Raggiungere da clandestini il Mediterraneo, infatti, significa dover superare un ostacolo impressionante: il Sahara, ossia il più vasto deserto della Terra.
Esistono due vie per affrontare l’immenso gigante di sabbia (erg), ghiaia (serir) e rocce acuminate (ḥammāda). Dall’Africa centro-occidentale bisogna raggiungere – passando per il Mali – l’Algeria; oppure, destinazione Libia tramite il Niger, in auto o sui cammelli fra valli disseccate e uidian (fiumi fossili) che si diramano lungo l’intera superficie sahariana. Dal Corno d’Africa la rotta inizia, in camion o jeep, attraversando la Repubblica del Sudan fino alla Libia o l’Egitto – e dall’Egitto prosegue attraverso il Sinai per poi entrare nello Stato d’Israele.

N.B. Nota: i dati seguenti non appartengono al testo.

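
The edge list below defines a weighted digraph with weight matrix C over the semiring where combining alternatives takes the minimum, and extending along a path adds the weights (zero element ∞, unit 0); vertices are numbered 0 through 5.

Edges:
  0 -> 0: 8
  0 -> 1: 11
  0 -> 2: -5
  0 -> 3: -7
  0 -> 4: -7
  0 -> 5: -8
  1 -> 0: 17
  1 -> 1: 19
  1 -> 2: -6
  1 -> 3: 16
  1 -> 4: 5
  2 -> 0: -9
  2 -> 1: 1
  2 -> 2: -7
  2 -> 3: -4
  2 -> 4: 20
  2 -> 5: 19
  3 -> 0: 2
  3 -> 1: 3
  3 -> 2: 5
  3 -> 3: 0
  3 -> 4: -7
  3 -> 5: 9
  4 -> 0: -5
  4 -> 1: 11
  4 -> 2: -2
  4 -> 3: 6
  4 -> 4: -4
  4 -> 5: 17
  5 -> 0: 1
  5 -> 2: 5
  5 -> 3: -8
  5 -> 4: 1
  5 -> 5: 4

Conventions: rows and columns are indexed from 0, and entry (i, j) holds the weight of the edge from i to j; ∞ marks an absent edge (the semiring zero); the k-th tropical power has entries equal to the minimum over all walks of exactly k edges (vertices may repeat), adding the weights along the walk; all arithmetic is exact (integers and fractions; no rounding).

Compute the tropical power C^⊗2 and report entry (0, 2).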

Una volta scampati ai pericoli del deserto e viste per la prima volta le sponde mediterranee, il lunghissimo viaggio degli esuli non è ancora terminato. Disperati e in fuga da guerre e carestie, dopo aver sborsato circa mille dollari per affrontare raffiche di venti caldissimi e temperature oscillanti fra i 50°C diurni e i 20-25° notturni, per rischiare la vita a bordo di un barcone devono pagarne altri 700-800 (a persona). Sempre che, lungo il tragitto, abbiano avuto la buona sorte di non essere rapinati. O uccisi.
È solo a tal punto che possono tentare di spingersi verso Lampedusa, Pantelleria, Sardegna, Sicilia, Malta, Isole Baleari e Andalusia (oppure fermarsi a Ceuta e Melilla, Plazas mayores de soberanía spagnole circondate da territorio marocchino e Mediterraneo).
A Lampedusa, i più fortunati “hanno trovato soccorritori, medici, volontari e comuni cittadini che li hanno accolti in nome della pace… che più e più volte hanno mostrato la propria ospitalità e il proprio coraggio. In diversi casi gli abitanti dell’isola hanno contribuito a salvare profughi che stavano annegando, mettendo a rischio la propria vita… In seguito diversi di loro hanno accusato problemi psicologici per aver visto così tante persone annegare mentre, con risorse limitate, mettevano in salvo quanti potevano”. È ciò che afferma la scrittrice norvegese Elisabeth Eide nella lettera3 di candidatura al Premio Nobel per la Pace della piccola isola mediterranea, più vicina alla costa della Tunisia che all’Italia: un portale d’accesso per l’Europa.
Nel mentre il premier in carica Enrico Letta ed il presidente del Senato Piero Grasso promuovono la candidatura – esponendo, agli occhi di Bruxelles, la contraddizione normativa sul divieto d’ingresso ai profughi in alcuni Stati dell’Ue – al prestigioso riconoscimento, non sono ancora ben chiari gli obiettivi della missione Mare Nostrum, definita da Alfano “militare e umanitaria”. Continuerà come soccorso in mare, oppure – viste le dimensioni e l’equipaggiamento militare del dispositivo – è destinata anche al respingimento dei trafficanti di esseri umani? Al momento, non sono state rese note le regole d’ingaggio impiegate contro gli scafisti e le loro imbarcazioni. Una cosa è certa: il grande esodo dei disperati non si fermerà.
Note:
1 Gianandrea Gaiani, L’operazione “Mare Nostrum” costerà dieci milioni al mese, Il Sole 24 ore, 15 ottobre 2013.
2 Gabriele Del Grande, La fortezza, Fortress Europe blog.
3 Elisabeth Eide, Nominasjons til Nobel Friedspris 2014, L’Espresso, 30 gennaio 2014.